Vernon woman breaks gender barrier in B.C. trapping community

Holly Wise, left, helps a youngster remove the pelt from a beaver.  (Holly Wise/Submitted - image credit)
Holly Wise, left, helps a youngster remove the pelt from a beaver. (Holly Wise/Submitted - image credit)

Holly Wise has set plenty of traps in her lifetime.

Now, she has set a precedent, too.

Wise, a resident of Vernon in the North Okanagan region of B.C., recently became the first woman in the 78-year history of the B.C. Trappers Association (BCTA) to be certified by the association as a trapping instructor.

"It's very empowering," Wise told host Sarah Penton on CBC's Radio West.

"It's definitely an eye-opening situation for me, just for the simple fact that I am following in steps of other women who have been highly involved in the B.C. Trappers Association, and who have paved the way for so many other pieces, but none that have actually gone through the traditional boys' club of becoming an instructor."

Holly Wise/Submitted
Holly Wise/Submitted

Wise says the trapping industry has been dominated by men over the years. But within that community, she says people are always happy to share their knowledge and that's something for which she's grateful.

"Really being able to gather and pull from information from everybody … it really has helped me to kind of [determine], 'What do I want to do as an instructor? How do I want to get these pieces of information out?'"

Growing up, Wise was never far away from a wealth of information when it came to trapping. Her dad, Pete, has been trapping for about 68 years.

'A wealth of knowledge'

Wise got her trapping licence in 1994 and received her instructor certification in April after going through a mentorship program. She's now one of about 10 certified instructors in the province.

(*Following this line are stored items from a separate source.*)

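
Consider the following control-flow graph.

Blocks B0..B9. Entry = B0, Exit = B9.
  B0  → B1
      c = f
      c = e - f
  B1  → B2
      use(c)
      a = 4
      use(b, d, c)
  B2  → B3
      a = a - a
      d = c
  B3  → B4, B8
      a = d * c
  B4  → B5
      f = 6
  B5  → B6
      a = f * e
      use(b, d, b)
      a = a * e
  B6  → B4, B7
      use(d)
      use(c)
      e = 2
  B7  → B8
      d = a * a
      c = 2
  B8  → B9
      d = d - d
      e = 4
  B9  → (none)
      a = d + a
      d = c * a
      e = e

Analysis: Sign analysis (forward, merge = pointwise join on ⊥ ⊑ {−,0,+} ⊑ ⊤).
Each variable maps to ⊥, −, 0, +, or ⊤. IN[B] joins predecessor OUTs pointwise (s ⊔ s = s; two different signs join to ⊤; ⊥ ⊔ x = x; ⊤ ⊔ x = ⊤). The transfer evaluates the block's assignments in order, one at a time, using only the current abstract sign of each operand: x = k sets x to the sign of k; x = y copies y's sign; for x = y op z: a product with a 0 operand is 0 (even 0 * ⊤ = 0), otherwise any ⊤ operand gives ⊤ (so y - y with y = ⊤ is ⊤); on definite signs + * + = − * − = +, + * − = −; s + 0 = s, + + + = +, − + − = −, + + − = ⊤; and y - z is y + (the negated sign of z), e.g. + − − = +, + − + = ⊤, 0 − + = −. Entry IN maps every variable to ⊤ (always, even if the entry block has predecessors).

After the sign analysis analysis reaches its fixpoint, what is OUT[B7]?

Fixpoint table:
  B0:  IN=(all ⊤)  OUT=(all ⊤)
  B1:  IN=(all ⊤)  OUT={a:+; rest ⊤}
  B2:  IN={a:+; rest ⊤}  OUT=(all ⊤)
  B3:  IN=(all ⊤)  OUT=(all ⊤)
  B4:  IN=(all ⊤)  OUT={f:+; rest ⊤}
  B5:  IN={f:+; rest ⊤}  OUT={f:+; rest ⊤}
  B6:  IN={f:+; rest ⊤}  OUT={e:+, f:+; rest ⊤}
  B7:  IN={e:+, f:+; rest ⊤}  OUT={c:+, e:+, f:+; rest ⊤}
  B8:  IN=(all ⊤)  OUT={e:+; rest ⊤}
  B9:  IN={e:+; rest ⊤}  OUT={e:+; rest ⊤}

Merge at B7: IN[B7] = OUT[B6] = {a: ⊤, b: ⊤, c: ⊤, d: ⊤, e: +, f: +}
Applying B7's transfer function to that IN value gives OUT[B7] (row B7 above).

Answer: {a: ⊤, b: ⊤, c: +, d: ⊤, e: +, f: +}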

Tim Killey, past-president of the BCTA, is one of those instructors and has known the Wise family for close to 20 years. He says Wise is a valuable addition to the instructor group.

Holly Wise/Submitted
Holly Wise/Submitted

"I think it's great for the association, great for the industry," Killey said. "We're getting more and more youth and female involvement in the trapping community. So I think it's a great thing — it's great to have the diversity in our instructor corps and in our association as well."

Killey also said Wise "brings a wealth of knowledge to the table because she's been in it for all of her life."

As an instructor, Wise says she'll primarily focus her attention on the Okanagan area but is open to traveLling around the province to hold trapping courses. Those courses, she says, are a combination of field instruction and classroom instruction.

"There is quite a bit of bookwork that goes with it because we teach the ethics and the regulations aspect of it, but it's also learning about your tools and your ecology and your habitat management," she said.

Close to 3,000 traplines in B.C.

Trapping is an activity that has been around in the course of human history. In B.C., animals commonly trapped for their fur include marten, beaver, otter, mink and muskrat.

As a province, B.C. is on a trapline system. As of 2022, Killey says there were about 2,900 traplines in B.C. and close to 1,400 people with active trapping licenses.

For people with traplines, trapping is done recreationally and as a source of income. Killey says earnings for trappers "haven't been great" for the past few years but says the demand for one particular pelt is increasing.

"I don't know that it's totally related to [the television show] Yellowstone but there seems to be a resurgence in the market for beaver pelts," he said. "It's a pelt used in cowboy hats."

Wise works full-time for Interior Health and will do her trapping instruction on the side.

"I have a waitlist," she said. "I have an amazing waitlist."